I agree with the closed thoughts and open face prescription of the author. Just the other week I heard two of my cow orkers saying that if all the non "god-fearing" people in america just went somewhere else, everything would be just fine. I suspect that I would qualify as non "god-fearing" cause I haven't been to a set foot in a church in about five years (quaker meeting - N of dupont cir washington DC - waykewl even if you're not a quaker or even a christian). I was so tempted to say "ok you're on, I'm moving to Holland" and leave. I suspect that that would have been the start of no end of dischord had I chose to go back.
 
posted by (anonymous) at 09:54am on 2004-01-23
He writes like a hard-core Libertarian or some other type of self-described radical -- all blacks and whites and no greys in between. What about the "test"? Do we have any opinions we'd be afraid to express in front of our peers? If the answer's "no," then we're obviously conformists.

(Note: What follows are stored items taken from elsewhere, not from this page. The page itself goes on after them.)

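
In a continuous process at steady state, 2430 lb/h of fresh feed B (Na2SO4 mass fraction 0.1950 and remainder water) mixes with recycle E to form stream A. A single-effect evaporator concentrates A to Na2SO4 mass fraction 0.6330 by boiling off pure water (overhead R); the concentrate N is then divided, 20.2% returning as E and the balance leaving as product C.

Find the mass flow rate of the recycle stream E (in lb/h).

189.5 lb/h

Overall Na2SO4 balance (none leaves overhead): Na2SO4 in fresh feed = Na2SO4 in product, i.e. 2430×0.195 = (1−0.202)·N·0.633.
N = 473.85/(0.633×0.798) = 938.07 lb/h.
Recycle E = 0.202×938.07 = 189.49 lb/h.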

Isn't fear of ostracism a conformist attitude? I guess because I absorbed Harlan Ellison's theory of being immune to emotional blackmail (shorter Ellison: Don't keep secrets.), I don't actually hold any opinions I wouldn't be afraid to express in at least some company. There are things I wouldn't say in front of some people, but that would be to avoid inflaming *their* prejudices and offending them. I'm not afraid of being ostracised; in fact, I'm rather used to it. (Besides which, if one is certain enough that the other side is factually wrong, or even just idiots, one can handle it.)

Secondly, you can't put a quantitative value like "mistake" on a relativistic construct like a "moral map." Morals are other-derived, culturally-determined, and inconstant. They're also, as Saussure said about language, arbitrary and conventional. Even large-scale 'moral failings' (although I'd even go so far as to argue that term's a misnomer) as the Holocaust can't really be termed "mistakes." The vocabulary's just inaccurate. (Then again, I'm amoral and function by ethics, so *all* morals seem arbitrary and relative to me.)

Well, I won't keep Fisking this one here. As they say over on Eschaton, smarter, less pretentious monkeys, please
 
Less pretentious monkeys still fling poo.
siderea: (Default)
posted by [personal profile] siderea at 06:13pm on 2004-01-23
I pretty much agree with this. I found the article irritating. Like so many people who take it upon themselves to chide others "Think for yourself" the author really means "You aren't coming to the conclusion I think is right, so try again."
 
posted by [identity profile] butterfluff.livejournal.com at 02:25pm on 2004-01-23
"Let's start with a test: Do you have any opinions that you would be reluctant to express in front of a group of your peers?"

There is a very variable item in that question: "peer."

My "peers" are not the general run of folks on the street. I have a lot of opinions I would express freely among my peers that I keep behind my teeth in the general public. But my peers will think things through instead of leaping on a dissident with tooth and claw.